Recoverable states on von-Neumann algebras

TL;DR

This paper investigates the properties of recoverable states in von Neumann algebras, demonstrating how arbitrary states can be approximated by recoverable ones through iterative Petz recovery maps, with implications for quantum information theory.

Contribution

It introduces a method to approximate any state by a recoverable state using iterates of the Petz recovery map and establishes convergence results in various operator norms.

Findings

Existence of a completely positive, trace-preserving map making all states recoverable.

Iterates of the Petz recovery map converge in norm to a map with recoverable outputs.

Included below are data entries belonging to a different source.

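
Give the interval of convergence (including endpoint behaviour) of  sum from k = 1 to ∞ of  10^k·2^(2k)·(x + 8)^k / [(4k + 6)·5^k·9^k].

[-73/8, -55/8)

By the ratio test, |a_{k+1}/a_k| = [(4k + 6)/(4(k+1) + 6)] · 10·4/(5·9) → 8/9.
The series converges when 8/9 · |x + 8| < 1, giving R = 9/8.
At x = -55/8: the terms behave like c/k; limit comparison with the harmonic series gives divergence.
When x = -73/8, an alternating series whose terms decrease to 0 in absolute value, so it converges by the Leibniz criterion.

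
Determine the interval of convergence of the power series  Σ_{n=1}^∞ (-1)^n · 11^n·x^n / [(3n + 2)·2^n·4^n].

The ratio of consecutive coefficients is [(3n + 2)/(3(n+1) + 2)] · 11/(2·4) → 11/8.
The series converges when 11/8 · |x| < 1, giving R = 8/11.
Check x = 8/11: the terms alternate in sign and decrease monotonically to 0 in absolute value (size ~ c/n), so the alternating series test gives convergence.
Endpoint x = -8/11: the terms behave like c/n; limit comparison with the harmonic series gives divergence.

(-8/11, 8/11]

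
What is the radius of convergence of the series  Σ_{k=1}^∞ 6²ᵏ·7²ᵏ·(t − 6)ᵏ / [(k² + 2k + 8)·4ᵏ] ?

R = 1/441

By the ratio test, |a_{k+1}/a_k| = [(k² + 2k + 8)/((k+1)² + 2(k+1) + 8)] · 36·49/4 → 441.
Hence the series converges for |t − 6| < 1/(441) = 1/441, so the radius of convergence is 1/441.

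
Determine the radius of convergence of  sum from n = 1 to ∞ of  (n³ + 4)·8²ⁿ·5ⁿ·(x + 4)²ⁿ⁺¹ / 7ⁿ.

By the ratio test, |a_{n+1}/a_n| = [((n+1)³ + 4)/(n³ + 4)] · 64·5/7 → 320/7.
Successive powers of (x + 4) differ by 2, so the series converges when |x + 4|² · 320/7 < 1, i.e. |x + 4| < √(7/320). So R = √35/40.

R = √35/40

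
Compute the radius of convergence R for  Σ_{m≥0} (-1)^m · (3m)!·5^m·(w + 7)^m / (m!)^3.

R = 1/135

The ratio of consecutive coefficients is (3m+1)·(3m+2)·(3m+3)/(m+1)³ · 5 → 135.
Thus R = 1/(135) = 1/135.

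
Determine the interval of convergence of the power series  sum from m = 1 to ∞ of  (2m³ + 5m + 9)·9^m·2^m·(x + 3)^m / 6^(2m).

(-5, -1)

The ratio of consecutive coefficients is [(2(m+1)³ + 5(m+1) + 9)/(2m³ + 5m + 9)] · 9·2/36 → 1/2.
The series converges when 1/2 · |x + 3| < 1, giving R = 2.
When x = -1, the terms have absolute value of order m³, which does not tend to 0, so the series diverges by the divergence test.
Check x = -5: the terms do not tend to 0, so the series diverges.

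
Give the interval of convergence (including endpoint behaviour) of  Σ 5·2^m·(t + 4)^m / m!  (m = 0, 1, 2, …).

(−∞, ∞)

Ratio test: |a_{m+1}/a_m| = 5/5 · 2 · 1/(m+1) → 0 as m → ∞.
Since the limit is 0 < 1 for every t, the series converges on all of ℝ and R = ∞.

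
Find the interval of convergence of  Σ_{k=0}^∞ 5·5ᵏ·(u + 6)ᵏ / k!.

(−∞, ∞)

The ratio of consecutive coefficients is 5/5 · 5 · 1/(k+1) → 0.
The limit is 0, so the series converges for all u; R = ∞.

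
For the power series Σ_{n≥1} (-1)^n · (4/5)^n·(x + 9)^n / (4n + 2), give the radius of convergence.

R = 5/4

The ratio of consecutive coefficients is [(4n + 2)/(4(n+1) + 2)] · 4/5 → 4/5.
The series converges when 4/5 · |x + 9| < 1, giving R = 5/4.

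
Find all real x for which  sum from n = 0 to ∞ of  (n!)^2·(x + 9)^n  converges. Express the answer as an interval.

Ratio test: |a_{n+1}/a_n| = (n+1)² → ∞ as n → ∞.
The ratio grows without bound, so the series diverges whenever (x + 9) ≠ 0; it converges only at x = -9. R = 0.

{-9}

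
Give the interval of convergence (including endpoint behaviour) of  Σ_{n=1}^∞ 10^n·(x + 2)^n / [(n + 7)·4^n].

Apply the ratio test: |a_{n+1}| / |a_n| = [(n + 7)/((n+1) + 7)] · 10/4, which tends to 5/2 as n → ∞.
The series converges when 5/2 · |x + 2| < 1, giving R = 2/5.
Endpoint x = -8/5: comparison with the harmonic series Σ 1/n shows the series diverges.
At x = -12/5: an alternating series whose terms decrease to 0 in absolute value, so it converges by the Leibniz criterion.

[-12/5, -8/5)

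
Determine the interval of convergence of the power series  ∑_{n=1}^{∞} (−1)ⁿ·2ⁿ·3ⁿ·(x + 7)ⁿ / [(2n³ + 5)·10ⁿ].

[-26/3, -16/3]

By the ratio test, |a_{n+1}/a_n| = [(2n³ + 5)/(2(n+1)³ + 5)] · 2·3/10 → 3/5.
Thus R = 1/(3/5) = 5/3.
When x = -16/3, the series is dominated by a constant times Σ 1/n³, which converges (p = 3 > 1).
Check x = -26/3: the terms are on the order of 1/n³, so the series converges absolutely by comparison with the p-series (p = 3 > 1).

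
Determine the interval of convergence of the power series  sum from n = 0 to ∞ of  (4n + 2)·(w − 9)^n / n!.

By the ratio test, |a_{n+1}/a_n| = (4(n+1) + 2)/(4n + 2) · 1/(n+1) → 0.
The ratio tends to 0 regardless of w, hence R = ∞.

(−∞, ∞)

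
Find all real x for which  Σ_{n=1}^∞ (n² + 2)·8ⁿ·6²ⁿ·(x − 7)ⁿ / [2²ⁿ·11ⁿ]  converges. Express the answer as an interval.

(493/72, 515/72)

Apply the ratio test: |a_{n+1}| / |a_n| = [((n+1)² + 2)/(n² + 2)] · 8·36/(4·11), which tends to 72/11 as n → ∞.
Thus R = 1/(72/11) = 11/72.
Endpoint x = 515/72: the terms have absolute value of order n², which does not tend to 0, so the series diverges by the divergence test.
At x = 493/72: the terms have absolute value of order n², which does not tend to 0, so the series diverges by the divergence test.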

Convergence also holds strongly in the $L^1$ norm, with a decomposition theorem for normal states.

Abstract

Let $(\mathcal{M},\tau)$ and $(\mathcal{N},\tau^{\prime})$ be tracial von-Neumann algebras and let $\phi:\mathcal{M}\to\mathcal{N}$ be a strictly completely positive, trace preserving map. Given a positive, invertible $B\in\mathcal{M}$ with $\tau(B)=1$, a state on $\mathcal{M}$ given by a positive $A\in L^1(\mathcal{M}, \tau)$ is said to be recoverable if $\mathcal{R}(\phi(A))=A$ where $\mathcal{R}$ is the Petz recovery map corresponding to $B$ and $\phi$. In this paper, we study recoverable states and show how an arbitrary state can be made close to a recoverable state via iterates of $\mathcal{R}\circ\phi$. We show that there exists a completely positive, trace preserving map $\psi:\mathcal{M}\to\mathcal{M}$ such that $\psi(A)$ is recoverable for all $A$ and $(\mathcal{R}\circ\phi)^n\to\psi$ in norm as operators on $L^p(\mathcal{M},\tau)$ for all $1\,\textless p\,\textless\infty$, and discuss potential applications to quantum information theory. We also show that this convergence holds strongly in $L^1$. Finally, we prove an interesting decomposition theorem for normal states on $\mathcal{M}$.